Heart Failure (HF) is acute and chronic, presenting with haemodynamic decompensation and life-threatening arrhythmias, and smouldering symptoms such as dyspnoea and fatigue. HF afflicts over 20 million persons worldwide. Over the last 25 years the prevalence has doubled and will double again between 2030 and 2040. Refractory symptoms afflict at least 5% of HF sufferers. After failing medical and cardiac resynchronisation therapies, patients with end-stage HF are considered for 'advanced therapies', including palliative inotropes, heart transplant and, increasingly, mechanical circulatory support (MCS).

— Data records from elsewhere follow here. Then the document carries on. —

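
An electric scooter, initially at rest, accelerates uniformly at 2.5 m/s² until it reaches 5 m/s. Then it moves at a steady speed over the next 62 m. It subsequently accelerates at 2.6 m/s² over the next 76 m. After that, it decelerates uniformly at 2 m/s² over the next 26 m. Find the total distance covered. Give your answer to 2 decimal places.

169.00 m

Phase 1 (accelerating): v₀ = 0 m/s, a = 2.5 m/s².
v = v₀ + at → t = (5 − 0) / 2.5 = 2.00 s
v² = v₀² + 2aΔx → Δx = (5² − 0²)/(2·2.5) = 5.00 m

Phase 2 (constant speed): v₀ = 5.00 m/s, a = 0 m/s².
Constant speed: t = d/v = 62/5.00 = 12.4 s

Phase 3 (accelerating): v₀ = 5.00 m/s, a = 2.6 m/s².
v² = v₀² + 2aΔx = 5.00² + 2·2.6·76 = 420 → v = 20.5 m/s
t = (v − v₀)/a = (20.5 − 5.00)/2.6 = 5.96 s

Phase 4 (decelerating): v₀ = 20.5 m/s, a = -2 m/s².
v² = v₀² + 2aΔx = 20.5² + 2·-2·26 = 316 → v = 17.8 m/s
t = (v − v₀)/a = (17.8 − 20.5)/-2 = 1.36 s
Total distance = 5.00 + 62.0 + 76.0 + 26.0 = 169 m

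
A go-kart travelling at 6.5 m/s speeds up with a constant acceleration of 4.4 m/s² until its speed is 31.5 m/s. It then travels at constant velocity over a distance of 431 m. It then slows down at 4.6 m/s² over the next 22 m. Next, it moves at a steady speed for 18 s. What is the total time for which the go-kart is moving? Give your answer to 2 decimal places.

Phase 1 (accelerating): v₀ = 6.50 m/s, a = 4.4 m/s².
v = v₀ + at → t = (31.5 − 6.50) / 4.4 = 5.68 s
v² = v₀² + 2aΔx → Δx = (31.5² − 6.50²)/(2·4.4) = 108 m

Phase 2 (constant speed): v₀ = 31.5 m/s, a = 0 m/s².
Constant speed: t = d/v = 431/31.5 = 13.7 s

Phase 3 (decelerating): v₀ = 31.5 m/s, a = -4.6 m/s².
v² = v₀² + 2aΔx = 31.5² + 2·-4.6·22 = 790 → v = 28.1 m/s
t = (v − v₀)/a = (28.1 − 31.5)/-4.6 = 0.738 s

Phase 4 (constant speed): v₀ = 28.1 m/s, a = 0 m/s².
v = v₀ + at = 28.1 + (0)(18) = 28.1 m/s
Δx = v₀t + ½at² = 28.1·18 + 0.5·0·18² = 506 m
Total time = 5.68 + 13.7 + 0.738 + 18.0 = 38.1 s

38.10 s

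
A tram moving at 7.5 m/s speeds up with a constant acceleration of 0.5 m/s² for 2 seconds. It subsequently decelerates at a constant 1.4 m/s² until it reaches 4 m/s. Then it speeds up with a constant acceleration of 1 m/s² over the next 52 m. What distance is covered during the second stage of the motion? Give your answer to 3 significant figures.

20.1 m

Phase 1 (accelerating): v₀ = 7.50 m/s, a = 0.5 m/s².
v = v₀ + at = 7.50 + (0.5)(2) = 8.50 m/s
Δx = v₀t + ½at² = 7.50·2 + 0.5·0.5·2² = 16.0 m

Phase 2 (decelerating): v₀ = 8.50 m/s, a = -1.4 m/s².
v = v₀ + at → t = (4 − 8.50) / -1.4 = 3.21 s
v² = v₀² + 2aΔx → Δx = (4² − 8.50²)/(2·-1.4) = 20.1 m
Distance in phase 2 = 20.1 m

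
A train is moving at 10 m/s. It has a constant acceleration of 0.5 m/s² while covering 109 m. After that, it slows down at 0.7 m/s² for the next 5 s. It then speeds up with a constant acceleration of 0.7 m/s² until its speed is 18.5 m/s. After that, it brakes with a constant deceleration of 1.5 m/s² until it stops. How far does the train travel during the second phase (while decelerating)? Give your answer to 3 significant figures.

Phase 1 (accelerating): v₀ = 10.0 m/s, a = 0.5 m/s².
v² = v₀² + 2aΔx = 10.0² + 2·0.5·109 = 209 → v = 14.5 m/s
t = (v − v₀)/a = (14.5 − 10.0)/0.5 = 8.91 s

Phase 2 (decelerating): v₀ = 14.5 m/s, a = -0.7 m/s².
v = v₀ + at = 14.5 + (-0.7)(5) = 11.0 m/s
Δx = v₀t + ½at² = 14.5·5 + 0.5·-0.7·5² = 63.5 m
Distance in phase 2 = 63.5 m

63.5 m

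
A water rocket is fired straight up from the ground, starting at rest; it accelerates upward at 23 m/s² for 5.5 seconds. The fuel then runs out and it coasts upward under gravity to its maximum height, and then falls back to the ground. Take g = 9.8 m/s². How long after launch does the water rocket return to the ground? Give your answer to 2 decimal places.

33.82 s

Phase 1 (powered ascent): v₀ = 0 m/s, a = 23 m/s².
v = v₀ + at = 0 + (23)(5.5) = 126 m/s
Δx = v₀t + ½at² = 0·5.5 + 0.5·23·5.5² = 348 m

Phase 2 (coasting upward): v₀ = 126 m/s, a = -9.8 m/s².
v = v₀ + at → t = (0 − 126) / -9.8 = 12.9 s
v² = v₀² + 2aΔx → Δx = (0² − 126²)/(2·-9.8) = 816 m

Phase 3 (free fall): v₀ = 0 m/s, a = -9.8 m/s².
Falls 1160 m from rest: t = √(2·1160/9.8) = 15.4 s; v = g·t = 151 m/s.
Total time = 5.50 + 12.9 + 15.4 = 33.8 s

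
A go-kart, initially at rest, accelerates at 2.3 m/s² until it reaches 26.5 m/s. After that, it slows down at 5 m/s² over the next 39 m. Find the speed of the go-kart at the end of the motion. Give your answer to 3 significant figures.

Phase 1 (accelerating): v₀ = 0 m/s, a = 2.3 m/s².
v = v₀ + at → t = (26.5 − 0) / 2.3 = 11.5 s
v² = v₀² + 2aΔx → Δx = (26.5² − 0²)/(2·2.3) = 153 m

Phase 2 (decelerating): v₀ = 26.5 m/s, a = -5 m/s².
v² = v₀² + 2aΔx = 26.5² + 2·-5·39 = 312 → v = 17.7 m/s
t = (v − v₀)/a = (17.7 − 26.5)/-5 = 1.77 s
Final speed = 17.7 m/s

17.7 m/s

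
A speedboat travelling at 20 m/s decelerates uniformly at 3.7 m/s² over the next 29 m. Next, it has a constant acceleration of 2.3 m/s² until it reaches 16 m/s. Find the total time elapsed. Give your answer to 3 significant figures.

2.76 s

Phase 1 (decelerating): v₀ = 20.0 m/s, a = -3.7 m/s².
v² = v₀² + 2aΔx = 20.0² + 2·-3.7·29 = 185 → v = 13.6 m/s
t = (v − v₀)/a = (13.6 − 20.0)/-3.7 = 1.73 s

Phase 2 (accelerating): v₀ = 13.6 m/s, a = 2.3 m/s².
v = v₀ + at → t = (16 − 13.6) / 2.3 = 1.04 s
v² = v₀² + 2aΔx → Δx = (16² − 13.6²)/(2·2.3) = 15.3 m
Total time = 1.73 + 1.04 = 2.76 s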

MCS comprises a heterogeneous group of devices which augment or replace the pumping function of one or both ventricles, including temporary cardiac support (TCS) and durable assist devices. The use of durable LV assist devices (LVADs) in chronic HF has increased dramatically, with up to 2511 implants in 2013 in the USA. For many patients awaiting transplant and for many others in the USA and Europe who are not transplant-eligible, LVADs stabilise deteriorating haemodynamic and metabolic status and provide a long-term bridge for heart transplantation. The 2 year survival for a cohort of continuous flow LVAD patients with low-risk variables rivals that of cardiac transplantation. Studies have identified significant improvements in quality of life and functional capacity after LVAD implantation to a degree that is unrivalled with any other non-surgical HF therapy in refractory, advance New York Heart Association (NYHA) class IV patient populations. But there are patients who derive limited benefit, related to preimplant comorbidities that are independent of but may interact with post-LVAD complications (such as RV failure, bleeding, pump thrombosis, stroke and infection). Even for optimal candidates, this spectrum of potential complications requires constant vigilance and management by a coordinated care team. These complications and other complexities have led to recent recognition of the importance of palliative care expertise in caring for LVAD patients.